Lawrence et Lorsch (1969) donnent une forme plus achevée des travaux de Woodward et de Burns et Stalker en formulant les principes de ce que l’on appelle aujourd’hui la théorie de la contingence. Ils envisagent la relation entre l’incertitude de l’environnement et la structure interne de dix entreprises américaines de secteurs différents. Ce qui attire leur attention c’est surtout le fait que les différences dans les sous-environnements des divisions au sein d’une même entreprise conduisent à des adaptations dans les modes d’organisation de ces divisions. Les dimensions qui représentent le mieux la différenciation des modes d’organisation sont les suivantes : le degré de formalisation de la structure, la nature des relations interpersonnelles (centrés sur les tâches ou sur les aptitudes) et l’orientation

temporelle des décisions. Les divisions dont les environnements sont fortement incertains se démarquaient par une structure faiblement formalisée et une orientation temporelle à long terme. Inversement, les départements dont les sous-environnements se montrent très stables ont une structure fortement centralisée et une orientation temporelle à court terme. Les relations interpersonnelles orientées vers les aptitudes démarquent uniquement les départements dont les sous-environnements on une degré moyen d’incertitude. Mais la conclusion la plus intéressante de Laurence et Lorsch est que les entreprises les plus performantes sont celles dont les divisions respectent fidèlement cette adaptation des organisations internes aux sous-environnements respectifs. C’est ce que les auteurs appellent le contingency fit ou, en Français, la correspondance/adéquation contingente.

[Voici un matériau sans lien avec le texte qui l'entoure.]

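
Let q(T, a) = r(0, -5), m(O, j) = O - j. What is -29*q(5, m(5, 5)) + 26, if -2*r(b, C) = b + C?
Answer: -93/2 ≈ -46.500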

Par ailleurs, la différenciation des divisions supposait, en contrepartie, l’existence de mécanismes d’intégration permettant la coordination de l’entité avec les objectifs généraux uniques. La coordination s’effectue par une multitude de mécanismes : contacts directs, comités, services de liaison, procédures budgétaires etc. Le degré d’intégration est alors mesuré par le nombre de mécanismes mis en œuvre. Les auteurs font, là aussi, des constats très intéressants : les entreprises les plus performantes sont celles qui ont la meilleure intégration pour un degré de différenciation donné ; et plus encore, les entreprises les plus performantes de l’échantillon sont celles qui ont la meilleure intégration parmi toutes les entreprises ayant diversifié leurs divisions de manière adéquate par rapport à leurs sous-environnements respectifs.

Les conclusions des recherches organisationnelles sur la contingence supposent qu’il existe des environnements ou des technologies pour lesquels les entreprises, pour être plus performantes, devront adopter des structures organisationnelles organiques (Chenhall, 2003; Otley, 1980). Dans ces structures organiques les modes de contrôle sont moins rigides et correspondent peu aux situations pour lesquelles a été développé le contrôle budgétaire. La technique budgétaire est donc considérée comme contingente aux conditions de l’environnement, de la technologie, de la structure etc.

Dans l’édition de son ouvrage de 1988 Anthony dédie une place particulière aux questions liées à la contingence des systèmes de contrôle de gestion. Il remarque notamment que dans les environnements à forte incertitude les estimations budgétaire doivent être moins strictes et plus souvent révisées. Le budget reste pourtant, selon l’auteur, le principal outil de contrôle. Il déclare avoir fait cette conclusion sur la base d’une multitude de recherches empiriques qui, toutefois, ne sont pas unanimes sur la question.